Janet Lansbury: When we’re considering offering young children technology and mobile devices or other kinds of screens when they’re very, very young we have to consider, first of all, the stimulation factor. These are brand-new people to the world that are very, very sensitive and highly aware, and all of this works to their great advantage as learners and absorbers of their environment and life.

We develop more in the first three years than the whole rest of our life put together, so they’re able to learn from an empty room, being at a position where they’re ideally free to move their bodies, so they’re able to turn their heads—we say start infants on their backs for that reason—and they could be fascinated by dust particles or the corner of the room or natural light coming in, a number of things, and they are learning something from that, they’re figuring something out. So when we offer technology it’s an onslaught on their senses basically. Not so much a phone but a larger screen. But even a mobile device or a small screen, it’s not something they’re going to be able to master, it’s not something they’re going to be able to understand how it all works.
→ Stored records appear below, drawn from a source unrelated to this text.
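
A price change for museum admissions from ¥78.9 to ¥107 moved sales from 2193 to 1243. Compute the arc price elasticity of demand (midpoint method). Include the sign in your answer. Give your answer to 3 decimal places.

-1.829

ΔQ = 1243 − 2193 = -950; ΔP = 107 − 78.9 = 28.1.
Midpoints: P̄ = 92.95, Q̄ = 1718.0.
ε = (ΔQ/ΔP)(P̄/Q̄) = (-950/28.1)(92.95/1718.0).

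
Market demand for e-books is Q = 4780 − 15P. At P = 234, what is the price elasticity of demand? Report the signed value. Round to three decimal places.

-2.764

At P = 234, Q = 1270.
dQ/dP = −15.
ε = (dQ/dP)(P/Q) = (-15)(234/1270).
|ε| > 1, so demand is elastic at this price.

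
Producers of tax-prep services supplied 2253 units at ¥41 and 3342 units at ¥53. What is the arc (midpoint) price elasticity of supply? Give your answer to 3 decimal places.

1.525

ΔQ = 3342 − 2253 = 1089; ΔP = 53 − 41 = 12.
Midpoints: P̄ = 47.00, Q̄ = 2797.5.
ε_s = (ΔQ/ΔP)(P̄/Q̄) = (1089/12)(47.00/2797.5).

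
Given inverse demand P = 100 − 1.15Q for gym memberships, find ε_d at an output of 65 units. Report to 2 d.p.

At Q = 65, P = 100 − 1.15(65) = 25.25.
dP/dQ = −1.15, so dQ/dP = 1/(−1.15) = -0.870.
ε = (dQ/dP)(P/Q) = (-0.870)(25.25/65).

-0.34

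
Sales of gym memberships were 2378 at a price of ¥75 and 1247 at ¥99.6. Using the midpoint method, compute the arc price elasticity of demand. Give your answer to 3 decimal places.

-2.214

ΔQ = 1247 − 2378 = -1131; ΔP = 99.6 − 75 = 24.6.
Midpoints: P̄ = 87.30, Q̄ = 1812.5.
ε = (ΔQ/ΔP)(P̄/Q̄) = (-1131/24.6)(87.30/1812.5).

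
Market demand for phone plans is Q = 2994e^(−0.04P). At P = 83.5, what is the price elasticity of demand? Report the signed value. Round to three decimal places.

At P = 83.5, Q = 106.098.
dQ/dP = −0.04·2994e^(−0.04P) = −0.04Q = -4.244.
ε = (dQ/dP)(P/Q) = (-4.244)(83.5/106.098).

-3.340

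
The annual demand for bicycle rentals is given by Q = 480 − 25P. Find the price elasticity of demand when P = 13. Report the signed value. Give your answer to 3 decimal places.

At P = 13, Q = 155.
dQ/dP = −25.
ε = (dQ/dP)(P/Q) = (-25)(13/155).

-2.097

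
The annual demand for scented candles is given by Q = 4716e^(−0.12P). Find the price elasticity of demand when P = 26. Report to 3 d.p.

At P = 26, Q = 208.245.
dQ/dP = −0.12·4716e^(−0.12P) = −0.12Q = -24.989.
ε = (dQ/dP)(P/Q) = (-24.989)(26/208.245).

-3.120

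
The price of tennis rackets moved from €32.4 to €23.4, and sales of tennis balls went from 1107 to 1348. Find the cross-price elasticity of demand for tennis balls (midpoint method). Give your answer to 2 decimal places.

ΔQ_x = 1348 − 1107 = 241; ΔP_y = 23.4 − 32.4 = -9.
Midpoints: P̄_y = 27.90, Q̄_x = 1227.5.
ε_xy = (ΔQ_x/ΔP_y)(P̄_y/Q̄_x) = (241/-9)(27.90/1227.5).
ε_xy < 0, so the goods are complements.

-0.61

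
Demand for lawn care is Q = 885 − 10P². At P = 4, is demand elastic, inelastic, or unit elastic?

Q = 725, dQ/dP = -80.
ε = (dQ/dP)(P/Q) ≈ -0.441.
|ε| = 0.44 < 1.

inelastic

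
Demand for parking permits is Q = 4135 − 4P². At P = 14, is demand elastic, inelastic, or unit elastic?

Q = 3351, dQ/dP = -112.
ε = (dQ/dP)(P/Q) ≈ -0.468.
|ε| = 0.47 < 1.

inelastic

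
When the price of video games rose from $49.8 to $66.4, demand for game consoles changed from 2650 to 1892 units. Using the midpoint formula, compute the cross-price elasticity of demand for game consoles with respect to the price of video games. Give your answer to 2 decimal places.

-1.17

ΔQ_x = 1892 − 2650 = -758; ΔP_y = 66.4 − 49.8 = 16.6.
Midpoints: P̄_y = 58.10, Q̄_x = 2271.0.
ε_xy = (ΔQ_x/ΔP_y)(P̄_y/Q̄_x) = (-758/16.6)(58.10/2271.0).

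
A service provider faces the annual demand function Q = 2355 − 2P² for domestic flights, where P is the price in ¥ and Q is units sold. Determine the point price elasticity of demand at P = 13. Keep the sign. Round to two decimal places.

-0.34

At P = 13, Q = 2017.
dQ/dP = −4P = -52.
ε = (dQ/dP)(P/Q) = (-52)(13/2017).
|ε| < 1, so demand is inelastic at this price.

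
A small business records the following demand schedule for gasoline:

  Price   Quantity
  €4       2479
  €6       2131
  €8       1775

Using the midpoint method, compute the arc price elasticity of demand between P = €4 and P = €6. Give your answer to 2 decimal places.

-0.38

At P = 4, Q = 2479; at P = 6, Q = 2131.
ΔQ = -348, ΔP = 2. Midpoints: P̄ = 5.00, Q̄ = 2305.0.
ε = (ΔQ/ΔP)(P̄/Q̄) = (-348/2)(5.00/2305.0).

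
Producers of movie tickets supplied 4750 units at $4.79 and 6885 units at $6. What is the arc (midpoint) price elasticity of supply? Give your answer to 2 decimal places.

ΔQ = 6885 − 4750 = 2135; ΔP = 6 − 4.79 = 1.21.
Midpoints: P̄ = 5.39, Q̄ = 5817.5.
ε_s = (ΔQ/ΔP)(P̄/Q̄) = (2135/1.21)(5.39/5817.5).

1.64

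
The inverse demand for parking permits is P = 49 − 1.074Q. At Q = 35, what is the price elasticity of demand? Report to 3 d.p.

At Q = 35, P = 49 − 1.074(35) = 11.41.
dP/dQ = −1.074, so dQ/dP = 1/(−1.074) = -0.931.
ε = (dQ/dP)(P/Q) = (-0.931)(11.41/35).

-0.304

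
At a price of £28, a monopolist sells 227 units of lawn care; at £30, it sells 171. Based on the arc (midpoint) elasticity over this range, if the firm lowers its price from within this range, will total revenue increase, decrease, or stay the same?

increase

Arc ε = (-56/2)(29.00/199.0) ≈ -4.080.
|ε| = 4.08 > 1, so demand is elastic. A price cut therefore raises total revenue.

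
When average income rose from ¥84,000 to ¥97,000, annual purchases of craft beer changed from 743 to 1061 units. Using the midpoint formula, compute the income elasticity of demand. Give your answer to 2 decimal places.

ΔQ = 318, ΔI = 13000. Midpoints: Ī = 90,500, Q̄ = 902.0.
ε_I = (ΔQ/ΔI)(Ī/Q̄) = (318/13000)(90500/902.0).
ε_I > 0, so the good is normal.

2.45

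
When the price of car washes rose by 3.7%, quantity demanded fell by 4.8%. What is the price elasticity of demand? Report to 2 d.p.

-1.30

ε = %ΔQ / %ΔP = (-4.8)/(3.7) = -1.297.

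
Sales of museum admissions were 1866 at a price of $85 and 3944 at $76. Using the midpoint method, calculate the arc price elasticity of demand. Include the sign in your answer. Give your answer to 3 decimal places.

ΔQ = 3944 − 1866 = 2078; ΔP = 76 − 85 = -9.
Midpoints: P̄ = 80.50, Q̄ = 2905.0.
ε = (ΔQ/ΔP)(P̄/Q̄) = (2078/-9)(80.50/2905.0).

-6.398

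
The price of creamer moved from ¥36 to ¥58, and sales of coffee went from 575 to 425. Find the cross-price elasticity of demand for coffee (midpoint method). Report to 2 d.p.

ΔQ_x = 425 − 575 = -150; ΔP_y = 58 − 36 = 22.
Midpoints: P̄_y = 47.00, Q̄_x = 500.0.
ε_xy = (ΔQ_x/ΔP_y)(P̄_y/Q̄_x) = (-150/22)(47.00/500.0).

-0.64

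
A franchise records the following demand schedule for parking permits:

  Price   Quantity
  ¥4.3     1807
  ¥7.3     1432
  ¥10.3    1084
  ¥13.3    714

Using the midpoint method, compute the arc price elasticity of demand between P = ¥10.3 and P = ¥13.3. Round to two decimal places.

-1.62

At P = 10.3, Q = 1084; at P = 13.3, Q = 714.
ΔQ = -370, ΔP = 3.0. Midpoints: P̄ = 11.80, Q̄ = 899.0.
ε = (ΔQ/ΔP)(P̄/Q̄) = (-370/3.0)(11.80/899.0).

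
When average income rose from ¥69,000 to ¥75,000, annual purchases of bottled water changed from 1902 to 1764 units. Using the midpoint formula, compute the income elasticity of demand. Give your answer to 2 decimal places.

-0.90

ΔQ = -138, ΔI = 6000. Midpoints: Ī = 72,000, Q̄ = 1833.0.
ε_I = (ΔQ/ΔI)(Ī/Q̄) = (-138/6000)(72000/1833.0).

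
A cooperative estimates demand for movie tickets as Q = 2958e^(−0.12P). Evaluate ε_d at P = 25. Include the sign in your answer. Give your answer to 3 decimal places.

-3.000

At P = 25, Q = 147.270.
dQ/dP = −0.12·2958e^(−0.12P) = −0.12Q = -17.672.
ε = (dQ/dP)(P/Q) = (-17.672)(25/147.270).
|ε| > 1, so demand is elastic at this price.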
Imagine an infant who, from the RIE approach, we believe wants to be capable, wants to be competent, wants to be able to do things and feel a sense of agency in the world right away rather than being passive to something that sort of takes over and you’re drawn into it because there’s so much going on there.
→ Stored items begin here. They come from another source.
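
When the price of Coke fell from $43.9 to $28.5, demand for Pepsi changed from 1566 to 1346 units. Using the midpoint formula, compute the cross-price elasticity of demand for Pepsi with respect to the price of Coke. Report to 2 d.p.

0.36

ΔQ_x = 1346 − 1566 = -220; ΔP_y = 28.5 − 43.9 = -15.4.
Midpoints: P̄_y = 36.20, Q̄_x = 1456.0.
ε_xy = (ΔQ_x/ΔP_y)(P̄_y/Q̄_x) = (-220/-15.4)(36.20/1456.0).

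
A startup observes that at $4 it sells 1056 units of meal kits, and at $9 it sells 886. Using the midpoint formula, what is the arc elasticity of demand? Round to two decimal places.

-0.23

ΔQ = 886 − 1056 = -170; ΔP = 9 − 4 = 5.
Midpoints: P̄ = 6.50, Q̄ = 971.0.
ε = (ΔQ/ΔP)(P̄/Q̄) = (-170/5)(6.50/971.0).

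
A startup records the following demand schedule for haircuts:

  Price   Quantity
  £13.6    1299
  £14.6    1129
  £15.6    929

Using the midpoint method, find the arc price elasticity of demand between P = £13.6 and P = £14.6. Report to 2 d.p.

At P = 13.6, Q = 1299; at P = 14.6, Q = 1129.
ΔQ = -170, ΔP = 1.0. Midpoints: P̄ = 14.10, Q̄ = 1214.0.
ε = (ΔQ/ΔP)(P̄/Q̄) = (-170/1.0)(14.10/1214.0).

-1.97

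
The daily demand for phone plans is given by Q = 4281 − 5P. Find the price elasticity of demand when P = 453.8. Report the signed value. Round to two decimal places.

-1.13

At P = 453.8, Q = 2012.
dQ/dP = −5.
ε = (dQ/dP)(P/Q) = (-5)(453.8/2012).
|ε| > 1, so demand is elastic at this price.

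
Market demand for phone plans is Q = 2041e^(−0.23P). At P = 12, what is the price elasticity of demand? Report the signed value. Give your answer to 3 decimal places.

At P = 12, Q = 129.178.
dQ/dP = −0.23·2041e^(−0.23P) = −0.23Q = -29.711.
ε = (dQ/dP)(P/Q) = (-29.711)(12/129.178).
|ε| > 1, so demand is elastic at this price.

-2.760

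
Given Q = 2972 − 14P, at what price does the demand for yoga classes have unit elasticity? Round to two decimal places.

106.14

For linear demand Q = a − bP, ε = −bP/(a − bP). |ε| = 1 when bP = a − bP, i.e. P = a/(2b).
P = 2972/(2·14) = 2972/28 = 106.1429.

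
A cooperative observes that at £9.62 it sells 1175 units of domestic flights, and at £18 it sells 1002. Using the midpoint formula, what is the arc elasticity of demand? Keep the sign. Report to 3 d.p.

-0.262

ΔQ = 1002 − 1175 = -173; ΔP = 18 − 9.62 = 8.38.
Midpoints: P̄ = 13.81, Q̄ = 1088.5.
ε = (ΔQ/ΔP)(P̄/Q̄) = (-173/8.38)(13.81/1088.5).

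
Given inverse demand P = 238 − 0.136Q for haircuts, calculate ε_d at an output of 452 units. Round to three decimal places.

At Q = 452, P = 238 − 0.136(452) = 176.53.
dP/dQ = −0.136, so dQ/dP = 1/(−0.136) = -7.353.
ε = (dQ/dP)(P/Q) = (-7.353)(176.53/452).

-2.872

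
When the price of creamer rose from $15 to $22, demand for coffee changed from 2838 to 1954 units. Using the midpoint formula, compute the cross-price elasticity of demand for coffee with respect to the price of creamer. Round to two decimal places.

ΔQ_x = 1954 − 2838 = -884; ΔP_y = 22 − 15 = 7.
Midpoints: P̄_y = 18.50, Q̄_x = 2396.0.
ε_xy = (ΔQ_x/ΔP_y)(P̄_y/Q̄_x) = (-884/7)(18.50/2396.0).
ε_xy < 0, so the goods are complements.

-0.98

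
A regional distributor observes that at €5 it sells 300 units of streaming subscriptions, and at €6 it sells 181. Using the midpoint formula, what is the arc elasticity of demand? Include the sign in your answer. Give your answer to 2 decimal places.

ΔQ = 181 − 300 = -119; ΔP = 6 − 5 = 1.
Midpoints: P̄ = 5.50, Q̄ = 240.5.
ε = (ΔQ/ΔP)(P̄/Q̄) = (-119/1)(5.50/240.5).

-2.72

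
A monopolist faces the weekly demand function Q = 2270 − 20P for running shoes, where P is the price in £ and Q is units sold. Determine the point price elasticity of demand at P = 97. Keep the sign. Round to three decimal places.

At P = 97, Q = 330.
dQ/dP = −20.
ε = (dQ/dP)(P/Q) = (-20)(97/330).

-5.879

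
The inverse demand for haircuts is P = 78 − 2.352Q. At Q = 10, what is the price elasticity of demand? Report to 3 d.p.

At Q = 10, P = 78 − 2.352(10) = 54.48.
dP/dQ = −2.352, so dQ/dP = 1/(−2.352) = -0.425.
ε = (dQ/dP)(P/Q) = (-0.425)(54.48/10).

-2.316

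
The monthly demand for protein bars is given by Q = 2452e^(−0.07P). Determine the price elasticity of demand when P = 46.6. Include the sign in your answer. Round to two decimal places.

-3.26

At P = 46.6, Q = 93.940.
dQ/dP = −0.07·2452e^(−0.07P) = −0.07Q = -6.576.
ε = (dQ/dP)(P/Q) = (-6.576)(46.6/93.940).
|ε| > 1, so demand is elastic at this price.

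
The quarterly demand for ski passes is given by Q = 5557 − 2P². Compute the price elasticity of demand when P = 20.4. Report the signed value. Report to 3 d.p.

-0.352

At P = 20.4, Q = 4724.680.
dQ/dP = −4P = -81.600.
ε = (dQ/dP)(P/Q) = (-81.600)(20.4/4724.680).
|ε| < 1, so demand is inelastic at this price.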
For young children it can be very over-stimulating and it can discourage them from being the active learners that we want them to be, that will help them throughout life and help them prosper and help them reach their full potential, make school easier, a lot of practical things like that, and make them be able to retain what they learn and be interested in knowing more.
So it’s interesting—screens are kind of the extreme on one end of things babies can’t understand. Just to give you an example, there are screens where babies are totally passive and it’s just coming at them and they can’t really get it, then there’s something like a toy where you push a button and it makes a sound. So that’s pretty hard for them to understand too, I mean, they have a little bit of agency there: they can figure out, “Well if I do this it makes a sound,” but they’re never going to really understand where the sound comes from in those early years, in the first year or two.
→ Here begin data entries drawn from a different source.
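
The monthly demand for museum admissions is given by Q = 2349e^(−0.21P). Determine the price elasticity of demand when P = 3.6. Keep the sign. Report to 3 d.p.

-0.756

At P = 3.6, Q = 1102.951.
dQ/dP = −0.21·2349e^(−0.21P) = −0.21Q = -231.620.
ε = (dQ/dP)(P/Q) = (-231.620)(3.6/1102.951).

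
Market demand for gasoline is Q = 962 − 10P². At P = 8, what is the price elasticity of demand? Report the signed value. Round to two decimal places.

-3.98

At P = 8, Q = 322.
dQ/dP = −20P = -160.
ε = (dQ/dP)(P/Q) = (-160)(8/322).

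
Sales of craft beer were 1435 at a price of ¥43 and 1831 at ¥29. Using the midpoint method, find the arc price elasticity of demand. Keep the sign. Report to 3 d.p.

ΔQ = 1831 − 1435 = 396; ΔP = 29 − 43 = -14.
Midpoints: P̄ = 36.00, Q̄ = 1633.0.
ε = (ΔQ/ΔP)(P̄/Q̄) = (396/-14)(36.00/1633.0).

-0.624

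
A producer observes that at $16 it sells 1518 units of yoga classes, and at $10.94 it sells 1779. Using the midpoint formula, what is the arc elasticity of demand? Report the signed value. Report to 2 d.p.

-0.42

ΔQ = 1779 − 1518 = 261; ΔP = 10.94 − 16 = -5.06.
Midpoints: P̄ = 13.47, Q̄ = 1648.5.
ε = (ΔQ/ΔP)(P̄/Q̄) = (261/-5.06)(13.47/1648.5).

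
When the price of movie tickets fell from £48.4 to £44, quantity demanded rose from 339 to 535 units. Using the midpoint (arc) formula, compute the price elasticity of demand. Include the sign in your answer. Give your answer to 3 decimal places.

-4.709

ΔQ = 535 − 339 = 196; ΔP = 44 − 48.4 = -4.4.
Midpoints: P̄ = 46.20, Q̄ = 437.0.
ε = (ΔQ/ΔP)(P̄/Q̄) = (196/-4.4)(46.20/437.0).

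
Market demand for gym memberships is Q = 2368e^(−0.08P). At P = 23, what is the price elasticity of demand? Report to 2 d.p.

-1.84

At P = 23, Q = 376.080.
dQ/dP = −0.08·2368e^(−0.08P) = −0.08Q = -30.086.
ε = (dQ/dP)(P/Q) = (-30.086)(23/376.080).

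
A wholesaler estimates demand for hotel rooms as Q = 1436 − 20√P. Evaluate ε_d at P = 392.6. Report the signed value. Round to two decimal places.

At P = 392.6, Q = 1039.717.
dQ/dP = −20/(2√P) = -0.505.
ε = (dQ/dP)(P/Q) = (-0.505)(392.6/1039.717).

-0.19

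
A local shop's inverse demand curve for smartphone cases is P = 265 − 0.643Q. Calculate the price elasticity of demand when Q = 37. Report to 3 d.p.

-10.139

At Q = 37, P = 265 − 0.643(37) = 241.21.
dP/dQ = −0.643, so dQ/dP = 1/(−0.643) = -1.555.
ε = (dQ/dP)(P/Q) = (-1.555)(241.21/37).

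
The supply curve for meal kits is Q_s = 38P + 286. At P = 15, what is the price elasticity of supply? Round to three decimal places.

At P = 15, Q_s = 856.
dQ_s/dP = 38.
ε_s = (dQ_s/dP)(P/Q_s) = (38)(15/856).

0.666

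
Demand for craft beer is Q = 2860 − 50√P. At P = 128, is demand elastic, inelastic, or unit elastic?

inelastic

Q = 2294.315, dQ/dP = -2.210.
ε = (dQ/dP)(P/Q) ≈ -0.123.
|ε| = 0.12 < 1.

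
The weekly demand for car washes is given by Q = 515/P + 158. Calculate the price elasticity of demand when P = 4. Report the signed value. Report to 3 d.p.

-0.449

At P = 4, Q = 286.750.
dQ/dP = −515/P² = -32.188.
ε = (dQ/dP)(P/Q) = (-32.188)(4/286.750).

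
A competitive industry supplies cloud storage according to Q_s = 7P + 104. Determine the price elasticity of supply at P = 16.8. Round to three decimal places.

0.531

At P = 16.8, Q_s = 221.60.
dQ_s/dP = 7.
ε_s = (dQ_s/dP)(P/Q_s) = (7)(16.8/221.60).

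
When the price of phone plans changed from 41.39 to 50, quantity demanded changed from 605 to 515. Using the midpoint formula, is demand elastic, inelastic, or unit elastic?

Arc ε ≈ -0.853.
|ε| = 0.85 < 1.

inelastic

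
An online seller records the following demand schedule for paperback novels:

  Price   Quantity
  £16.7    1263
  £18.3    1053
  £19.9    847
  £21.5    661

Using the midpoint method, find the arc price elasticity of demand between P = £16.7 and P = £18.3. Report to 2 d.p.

-1.98

At P = 16.7, Q = 1263; at P = 18.3, Q = 1053.
ΔQ = -210, ΔP = 1.6. Midpoints: P̄ = 17.50, Q̄ = 1158.0.
ε = (ΔQ/ΔP)(P̄/Q̄) = (-210/1.6)(17.50/1158.0).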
And then there’s a rattle. I mean, is a rattle a terrible thing? No. But with this approach we just try to be aware that a rattle is a mystery, there’s a mysterious element. Then there’s those rattles where you can see through them to the little thing that’s making the sound, the little bell or whatever, and so the child can feel a little more capable of mastering that and understanding that, so that’s a little more encouraging.

But then what about taking—one of the things we use as play objects in our classrooms where we teach parents, and we recommend this at home too, is little stainless steel cups or bowls. So let’s just say a child has a block and a little stainless steel cup and decides to take the block over here and make these sounds, now take it over here and make this sound. So now they’re making the sound, they’re deciding to make the sound, they’re creating the sound in a sense. So which do you think would be the most fulfilling for a child? Which do you think would really encourage them to be creative, to be learners, to analyze, to use these higher order learning skills?